Mayor Johnson has made clear he believes Broadnax should be relieved of his duties.
Johnson and three council members, Blackmon (D9), Mendolsohn (D12), and Willis (D13) have asked that the closed session meeting take place.
Wednesday is typically a staff briefing day.
The mayor’s memo sent Friday says the purpose of the special called meeting is to “discuss and evaluate the performance and employment of Dallas City Manager TC Broadnax.”
In a press statement, Johnson said, “several of my duly elected colleagues on the Dallas City Council have made it clear in recent days that they also believe it is time for a change.”
He continued, “we are ready to move forward and discuss how best to build for the future of our great city and its amazing people, and that is why I have placed the item on the City Council’s agenda for next week.”
There is a long list of accountability issues with Broadnax’s tenure. Some of those include general management accountability including failure to supervise former Police Chief Reneé Hall, the loss of terabytes of city data, and a nonfunctional permit office inhibiting economic growth.
TC Broadnax Showdown: Public Safety
During a June 2002 city council meeting, Mayor Eric Johnson had a lot of questions for Police Chief Renee Reneé Hall during a special meeting about police response to George Floyd protests.
It was later learned Chief Hall deliberately misled the public about police actions. Post event there was no clear accountability for the police.
Before the meeting began two hundred local citizens spoke out about the city’s reaction to ongoing protests. They were almost all outraged about what happened on the Margaret Hunt Hill Bridge.
Beyond the George Floyd protests, a legal challenge can proceed against the city. Dallas lost Qualified Immunity by the family of Tony Timpa.
Beyond, Timpa another in custody death happened just over two weeks ago similar to Timpa’s. City police have not improved their response to mental health issues.
Additionally on the public safety front, the city “lost” nearly twenty terabytes of data when an employee deleted files including police evidence from city servers.
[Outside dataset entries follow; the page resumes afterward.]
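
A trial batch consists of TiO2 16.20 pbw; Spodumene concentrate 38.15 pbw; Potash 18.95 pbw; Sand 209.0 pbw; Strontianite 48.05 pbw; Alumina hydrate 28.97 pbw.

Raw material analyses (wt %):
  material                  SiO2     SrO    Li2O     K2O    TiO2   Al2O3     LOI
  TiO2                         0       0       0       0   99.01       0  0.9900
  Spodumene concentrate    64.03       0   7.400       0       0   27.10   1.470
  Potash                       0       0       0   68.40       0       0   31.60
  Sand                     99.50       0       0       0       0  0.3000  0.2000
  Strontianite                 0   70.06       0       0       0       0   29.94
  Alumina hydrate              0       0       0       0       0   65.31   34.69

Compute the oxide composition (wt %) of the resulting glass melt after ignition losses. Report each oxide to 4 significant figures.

Glass mass = 327.8 pbw (batch 359.3 − LOI 31.56).
Composition: SiO2 70.90%, SrO 10.27%, Li2O 0.8613%, K2O 3.955%, TiO2 4.894%, Al2O3 9.118%

In-progress results are shown rounded off to 4 significant figures in the working. The working math runs at full float precision in every operation — every reported figure is rounded just once. Derived quantities, which include the yield, net glass mass, ignition loss, the six compositions, the totals, are carried at full float precision, as set out in question or answer, from the batch weights for 327.8 pbw of glass.
What the batch supplies per oxide:
  SiO2: 38.15·0.6403 + 209.0·0.9950 = 232.4 pbw
  SrO: 48.05·0.7006 = 33.66 pbw
  Li2O: 38.15·0.07400 = 2.823 pbw
  K2O: 18.95·0.6840 = 12.96 pbw
  TiO2: 16.20·0.9901 = 16.04 pbw
  Al2O3: 38.15·0.2710 + 209.0·0.003000 + 28.97·0.6531 = 29.89 pbw
LOI: 16.20·0.009900 + 38.15·0.01470 + 18.95·0.3160 + 209.0·0.002000 + 48.05·0.2994 + 28.97·0.3469 = 31.56 pbw
Glass mass = batch − LOI = 359.3 − 31.56 = 327.8 pbw (= the summed oxide contributions)
oxide / glass × 100 gives the wt %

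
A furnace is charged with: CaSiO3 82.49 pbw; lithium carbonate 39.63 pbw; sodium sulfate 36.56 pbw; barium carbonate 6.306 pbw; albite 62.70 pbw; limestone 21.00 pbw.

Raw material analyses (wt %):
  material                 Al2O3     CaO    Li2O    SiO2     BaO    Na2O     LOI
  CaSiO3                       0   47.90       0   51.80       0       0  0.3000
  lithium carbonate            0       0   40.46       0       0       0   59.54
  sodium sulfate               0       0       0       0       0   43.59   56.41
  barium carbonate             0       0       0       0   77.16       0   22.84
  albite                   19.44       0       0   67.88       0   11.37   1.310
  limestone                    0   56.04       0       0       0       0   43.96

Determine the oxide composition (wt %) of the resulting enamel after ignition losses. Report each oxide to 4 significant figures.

Each numeric step maintains full float precision from start to finish. In-progress results are printed, with 4-significant-figure rounding, in the printout — a single rounding completes every reported result — all derived quantities are carried from the weighed amounts at 192.7 pbw of glass at exact precision (the six compositions, LOI, the totals, glass mass, the yield), as they appear in question or answer.
Mass of each oxide from the mix:
  Al2O3: 62.70·0.1944 = 12.19 pbw
  CaO: 82.49·0.4790 + 21.00·0.5604 = 51.28 pbw
  Li2O: 39.63·0.4046 = 16.03 pbw
  SiO2: 82.49·0.5180 + 62.70·0.6788 = 85.29 pbw
  BaO: 6.306·0.7716 = 4.866 pbw
  Na2O: 36.56·0.4359 + 62.70·0.1137 = 23.07 pbw
LOI: 82.49·0.003000 + 39.63·0.5954 + 36.56·0.5641 + 6.306·0.2284 + 62.70·0.01310 + 21.00·0.4396 = 55.96 pbw
Resulting glass, batch − LOI: 248.7 − 55.96 = 192.7 pbw (equal to the oxide-mass sum)
percent share: oxide ÷ glass, ×100

Glass mass = 192.7 pbw (batch 248.7 − LOI 55.96).
Composition: Al2O3 6.324%, CaO 26.61%, Li2O 8.320%, SiO2 44.25%, BaO 2.525%, Na2O 11.97%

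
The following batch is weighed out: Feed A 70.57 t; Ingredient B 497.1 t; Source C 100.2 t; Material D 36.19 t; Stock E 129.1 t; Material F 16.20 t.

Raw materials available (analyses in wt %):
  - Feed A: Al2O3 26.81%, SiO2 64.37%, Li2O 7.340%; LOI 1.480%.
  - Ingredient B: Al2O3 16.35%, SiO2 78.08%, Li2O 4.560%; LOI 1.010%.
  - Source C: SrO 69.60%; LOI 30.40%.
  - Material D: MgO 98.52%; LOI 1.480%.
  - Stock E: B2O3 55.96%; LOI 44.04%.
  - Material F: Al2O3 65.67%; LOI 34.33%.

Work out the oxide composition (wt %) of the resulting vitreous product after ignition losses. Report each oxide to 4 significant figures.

Glass mass = 749.9 t (batch 849.4 − LOI 99.48).
Composition: MgO 4.755%, Al2O3 14.78%, B2O3 9.634%, SiO2 57.82%, Li2O 3.714%, SrO 9.300%

Each numeric step runs at full precision from first step to last. Values along the way are displayed, with 4-significant-digit rounding, at each printed step — every reported value sees exactly one rounding — derived quantities (glass mass, the six compositions, the yield, LOI, totals) are rebuilt in full precision using the weight values on 749.9 t of glass, as given in the question or the answer.
Per-oxide mass from batch:
  MgO: 36.19·0.9852 = 35.65 t
  Al2O3: 70.57·0.2681 + 497.1·0.1635 + 16.20·0.6567 = 110.8 t
  B2O3: 129.1·0.5596 = 72.24 t
  SiO2: 70.57·0.6437 + 497.1·0.7808 = 433.6 t
  Li2O: 70.57·0.07340 + 497.1·0.04560 = 27.85 t
  SrO: 100.2·0.6960 = 69.74 t
LOI: 70.57·0.01480 + 497.1·0.01010 + 100.2·0.3040 + 36.19·0.01480 + 129.1·0.4404 + 16.20·0.3433 = 99.48 t
Glass mass = batch − LOI = 849.4 − 99.48 = 749.9 t (= the summed oxide contributions)
wt % = oxide mass / glass mass × 100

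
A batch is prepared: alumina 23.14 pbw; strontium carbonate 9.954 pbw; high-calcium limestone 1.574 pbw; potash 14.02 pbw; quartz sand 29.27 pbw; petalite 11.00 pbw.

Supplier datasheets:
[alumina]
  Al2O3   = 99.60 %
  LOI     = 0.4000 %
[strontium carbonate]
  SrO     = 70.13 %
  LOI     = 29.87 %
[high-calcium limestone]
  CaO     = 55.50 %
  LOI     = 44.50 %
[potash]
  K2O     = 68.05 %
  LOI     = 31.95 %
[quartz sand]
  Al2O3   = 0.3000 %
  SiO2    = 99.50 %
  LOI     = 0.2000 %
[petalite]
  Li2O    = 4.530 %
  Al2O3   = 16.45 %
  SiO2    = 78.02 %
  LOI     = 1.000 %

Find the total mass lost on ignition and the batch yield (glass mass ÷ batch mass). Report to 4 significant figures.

The intermediate values appear rounded off to 4 significant figures on the page. All arithmetic runs at full float precision end to end — every reported figure is rounded only once — derived quantities are rebuilt from the batch weights at 80.54 pbw of glass at full precision (the totals, six oxide percentages, ignition loss, yield, net glass mass), precisely as stated by question or answer.
Each material's LOI contribution:
  alumina: 23.14 × 0.004000 = 0.09256 pbw
  strontium carbonate: 9.954 × 0.2987 = 2.973 pbw
  high-calcium limestone: 1.574 × 0.4450 = 0.7004 pbw
  potash: 14.02 × 0.3195 = 4.479 pbw
  quartz sand: 29.27 × 0.002000 = 0.05854 pbw
  petalite: 11.00 × 0.01000 = 0.1100 pbw
Total LOI = 8.414 pbw
Glass = batch − LOI = 88.96 − 8.414 = 80.54 pbw

LOI loss = 8.414 pbw; glass = 80.54 pbw; yield = 90.54%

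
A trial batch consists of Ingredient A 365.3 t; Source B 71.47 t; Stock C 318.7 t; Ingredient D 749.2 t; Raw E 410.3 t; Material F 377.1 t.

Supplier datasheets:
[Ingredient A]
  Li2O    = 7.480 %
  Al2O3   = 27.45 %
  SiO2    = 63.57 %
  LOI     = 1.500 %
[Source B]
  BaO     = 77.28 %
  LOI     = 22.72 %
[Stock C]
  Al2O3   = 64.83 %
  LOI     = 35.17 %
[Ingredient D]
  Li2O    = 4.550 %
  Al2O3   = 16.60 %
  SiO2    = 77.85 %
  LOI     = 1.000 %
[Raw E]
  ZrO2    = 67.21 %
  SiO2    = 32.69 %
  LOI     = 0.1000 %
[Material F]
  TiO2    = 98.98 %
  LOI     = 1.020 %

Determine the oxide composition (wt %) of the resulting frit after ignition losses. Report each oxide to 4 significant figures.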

TC Broadnax Showdown: Economic Development
Another area of concern for some city council members is economic development. Mr. Broadnax’s tensure shows a race backward in this area.
Broadnax and then EcoDev chief Dr. Eric Anthony Johnson pushed a $3M grant package to a grocer in South Dallas. The grant had no strings attached and left city taxpayers paying the bill. The grocer was a politically connected friend of Broadnax.
While Broadnax was providing millions to connected cronies, his EcoDev staff harasses mom and pop small businesses.
There are also ongoing permitting issues within Dallas.
Dallas permitting can average roughly four months to get a commercial building permit and more than a month for residential permits.
Some say approval times were projected to reach as high as ten to twelve weeks due to staffingg and executive decision making.
One local businessman noted, “No one on staff is invested in making the permit process go smoothly. Least of all TC.”
The issue is further punctuated by Elon Musk’s development outside Austin, Texas. In a recent Elon Musk statementhe said, “in Texas, it took us eighteen months to build a Gigafactory. In California, we’d still be working on the permits.”
Most large Texas cities expedite economic development projects that bring jobs and opportunity to the tax base. Dallas does not seem to show the same interest in doing the same.
There is also no clear city plan is to address homelessness, road maintenance, or 911 call center response.
Broadnax was at a Texas City Management Association conference at a Hyatt resort and spa in Cedar Creek, Texas. Broadnax makes more than $400,000 per year.